To sum up, then, we have among the lower clouds of more or less stratiform pattern—
Stratus communis, or Common stratus.
Stratus lenticularis, the Fall cloud.
Stratus radius, or Roll cloud.
Stratus maculosus, or Mottled stratus.
Strato-cumulus, or Sheet cumulus.
The last leads naturally to the consideration of cumulus and cumulo-nimbus, while the term “nimbus” does not belong to any one type-form, but sometimes to one, sometimes to another, and generally to a mixture of two or more.

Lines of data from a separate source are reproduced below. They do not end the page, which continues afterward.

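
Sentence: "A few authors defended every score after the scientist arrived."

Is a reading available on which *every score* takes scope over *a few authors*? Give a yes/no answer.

Yes

Although there is an adjunct clause, *every score* is in the main clause, not inside the adjunct.
Nothing blocks QR of the lower DP to a position above the higher one, so inverse scope is available.
Both orderings are possible: *a few authors* > *every score* and *every score* > *a few authors*.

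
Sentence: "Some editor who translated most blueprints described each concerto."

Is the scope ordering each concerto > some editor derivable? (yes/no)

*each concerto* is a matrix argument; only *some editor* is modified by the relative clause *who translated most blueprints*, so the RC island is irrelevant to the target quantifier.
With no island boundary between them, the object can take inverse scope over the subject via ordinary QR within the clause.
So *each concerto* > *some editor* is among the available readings.

Yes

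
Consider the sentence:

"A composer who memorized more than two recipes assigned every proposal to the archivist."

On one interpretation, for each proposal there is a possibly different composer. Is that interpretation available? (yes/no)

Yes

This is the *every proposal* > *a composer* reading.
*every proposal* is a matrix argument; only *a composer* is modified by the relative clause *who memorized more than two recipes*, so the RC island is irrelevant to the target quantifier.
Since no island is crossed, the inverse ordering is licensed alongside surface scope.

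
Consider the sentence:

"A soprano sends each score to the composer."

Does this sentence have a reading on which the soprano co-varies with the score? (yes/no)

The paraphrase describes the scope ordering *each score* > *a soprano*.
*each score* and *a soprano* are in the same minimal clause.
Clause-internal QR can adjoin the lower DP above the subject, yielding the inverse reading.
So *each score* > *a soprano* is among the available readings.

Yes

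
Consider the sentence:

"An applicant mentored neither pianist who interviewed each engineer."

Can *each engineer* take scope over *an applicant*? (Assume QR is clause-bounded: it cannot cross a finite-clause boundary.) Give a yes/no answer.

The DP *each engineer* is contained in the relative clause *who interviewed each engineer* modifying *neither pianist*.
Relative clauses are scope islands: a quantifier cannot QR out of a relative clause to take scope in the matrix clause.
*each engineer* > *an applicant* would require crossing that boundary, which is illicit.

No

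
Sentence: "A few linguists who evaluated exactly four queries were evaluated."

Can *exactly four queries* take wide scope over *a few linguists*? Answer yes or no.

*exactly four queries* sits inside the relative clause *who evaluated exactly four queries*.
QR out of a relative clause is ruled out by the relative-clause island constraint.
So the wide-scope reading for *exactly four queries* is blocked.

No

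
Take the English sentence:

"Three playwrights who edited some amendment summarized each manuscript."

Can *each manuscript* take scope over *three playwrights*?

The relative clause *who edited some amendment* modifies *three playwrights*, but *each manuscript* is not inside that relative clause — it is an argument of the matrix verb.
With no island boundary between them, the object can take inverse scope over the subject via ordinary QR within the clause.

Yes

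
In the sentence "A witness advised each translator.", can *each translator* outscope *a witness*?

Yes

Both DPs are arguments of the same predicate; there is no clause or island boundary between them.
Ordinary QR to a clause-peripheral position gives the wide-scope LF for the lower DP.
Both orderings are possible: *a witness* > *each translator* and *each translator* > *a witness*.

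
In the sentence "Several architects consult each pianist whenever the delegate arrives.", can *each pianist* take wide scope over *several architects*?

Yes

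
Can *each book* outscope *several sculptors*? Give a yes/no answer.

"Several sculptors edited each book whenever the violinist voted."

Yes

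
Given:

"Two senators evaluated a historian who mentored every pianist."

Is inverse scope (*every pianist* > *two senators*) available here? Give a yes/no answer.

No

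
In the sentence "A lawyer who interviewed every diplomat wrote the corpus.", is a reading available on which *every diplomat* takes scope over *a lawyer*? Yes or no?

The target quantifier *every diplomat* is part of the relative clause *who interviewed every diplomat*.
QR out of a relative clause is ruled out by the relative-clause island constraint.
There is no licit LF on which *every diplomat* c-commands *a lawyer*.

No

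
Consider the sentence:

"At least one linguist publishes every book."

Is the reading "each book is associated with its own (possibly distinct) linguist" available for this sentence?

This is the *every book* > *at least one linguist* reading.
*at least one linguist* and *every book* are co-arguments of the matrix verb, with nothing but a clause-internal boundary between them.
Since no island is crossed, the inverse ordering is licensed alongside surface scope.

Yes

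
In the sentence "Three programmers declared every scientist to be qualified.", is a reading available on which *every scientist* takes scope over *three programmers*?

*every scientist* is the subject of an ECM infinitive — the infinitival complement of an ECM verb is not a scope island, so *every scientist* can raise into the matrix clause.
QR within a single clause is free, so the lower quantifier may take scope over the higher one.
Both orderings are possible: *three programmers* > *every scientist* and *every scientist* > *three programmers*.

Yes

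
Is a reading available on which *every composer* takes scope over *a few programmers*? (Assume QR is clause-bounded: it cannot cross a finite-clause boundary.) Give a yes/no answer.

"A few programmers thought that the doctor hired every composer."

No

Structurally, *every composer* is inside the finite complement clause *that the doctor hired every composer*.
Under clause-bounded QR, a quantifier in an embedded finite clause cannot raise into the matrix clause.
*every composer* is confined to the island and cannot take scope over *a few programmers*.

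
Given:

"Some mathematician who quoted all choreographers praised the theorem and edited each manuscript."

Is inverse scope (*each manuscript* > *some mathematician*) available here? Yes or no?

No

The target quantifier *each manuscript* is part of one conjunct of the coordinate structure (*edited each manuscript*).
A quantifier cannot raise out of one conjunct of a coordination across the whole coordinate structure — the CSC applies to QR.
*each manuscript* > *some mathematician* would require crossing that boundary, which is illicit.
(Only the surface reading survives: one fixed mathematician with respect to all the relevant manuscripts.)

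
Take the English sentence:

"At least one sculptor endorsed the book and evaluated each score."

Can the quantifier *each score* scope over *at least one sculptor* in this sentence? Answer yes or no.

No

The target quantifier *each score* is part of one conjunct of the coordinate structure (*evaluated each score*).
Asymmetric QR out of one conjunct violates the Coordinate Structure Constraint.
There is no licit LF on which *each score* c-commands *at least one sculptor*.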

A good many years ago the writer made a series of measurements of the thickness of detached clouds of the stratus and cumulus types, such as those which may produce a shower. The conclusions reached in consequence of those determinations have since been amply confirmed by subsequent observations. In winter no rain will fall from a cloud unless it reaches a minimum thickness of at least 100 metres, while in summer it must have rather greater thickness. There is one exception, and that is in winter, when the temperature is so low that the drop starts on its downward journey as a flake of snow. When this is the case, rain may fall from a layer of thin lifted fog, not quite thick enough to hide the blue colour of the sky. But under ordinary conditions of temperature, if the cloud has a thickness less than 2000 feet, or 616 metres, rain is unlikely, but if it does come, the drops will be small and the fall of rain quite trifling.

Above this thickness the heaviness of the rain and size of the drops increases, so that if the distance from base to summit be between 2000 and 3000 feet, or 600 to 1000 metres, the fall will be gentle. A thickness of 4000 to 6000 feet, or 1200 to 1800 metres, gives large drops and a fairly heavy shower, while, in summer time at least, cold heavy rain and hail come from clouds measuring 6000 to 10,000 feet, or in round numbers 1800 to 3000 metres or more. In winter the necessary dimensions seem to be less, but the rule still holds equally good, that the rain-cloud does not necessarily differ in any way from the rainless one, except in thickness, and that when the requisite thickness is present rain is not always the result.

CHAPTER VI
CUMULUS

Under the general term cumulus there are grouped the most common, the best known, and the grandest forms of cloud. Indeed, beautiful as the cirrus and alto clouds may be, there is a solid grandeur about the greater forms of cumulus which gives them a beauty of their own quite comparable with the charm afforded by the delicate tracery of their more lofty rivals.

Cumulus can be divided into several types, which are best considered in the order of growth. They are all formed in the lower part of the atmosphere, their under-surfaces varying in altitude from about 600 metres, or even less, up to 3000 metres, or slightly more. The writer’s own measurements vary from a minimum of 584 metres to a maximum of 2286 metres, with an average of a little more than 1000 metres.

They are described in the International system as “clouds in a rising current,” and there is no doubt the description is correct. Each cumulus must be looked upon as simply the visible top of an ascending pillar of damp air. The vapour which makes its appearance in the cloud is present in the transparent air beneath, and the base of the cloud is simply the level at which that vapour begins to condense into visible liquid particles. Since cumulus clouds are caused by ascending currents, these currents must be brought about either by the general disturbance of the air due to a cyclonic movement, or by the local irregularities of temperature on the ground produced by the sun’s heat. As a matter of fact, we do get cumulus produced in great abundance in the rear of every cyclone, and we get them also under the conditions of still air and hot sun, which specially favour evaporation and the development of differences of temperature. The cyclone cumulus may come at any hour of the day or night, though comparatively rare between midnight and the morning. Heat cumulus is generally formed during the afternoon, and it is only under relatively uncommon conditions that it persists during the night. If the cloud has not grown to very great size it usually begins to break up and disappear about sunset, but if it has grown to the enormous dimensions of a summer thunder-cloud it may go on growing, piling mass on to mass, until it generates a thunderstorm, even in the hours of early morning.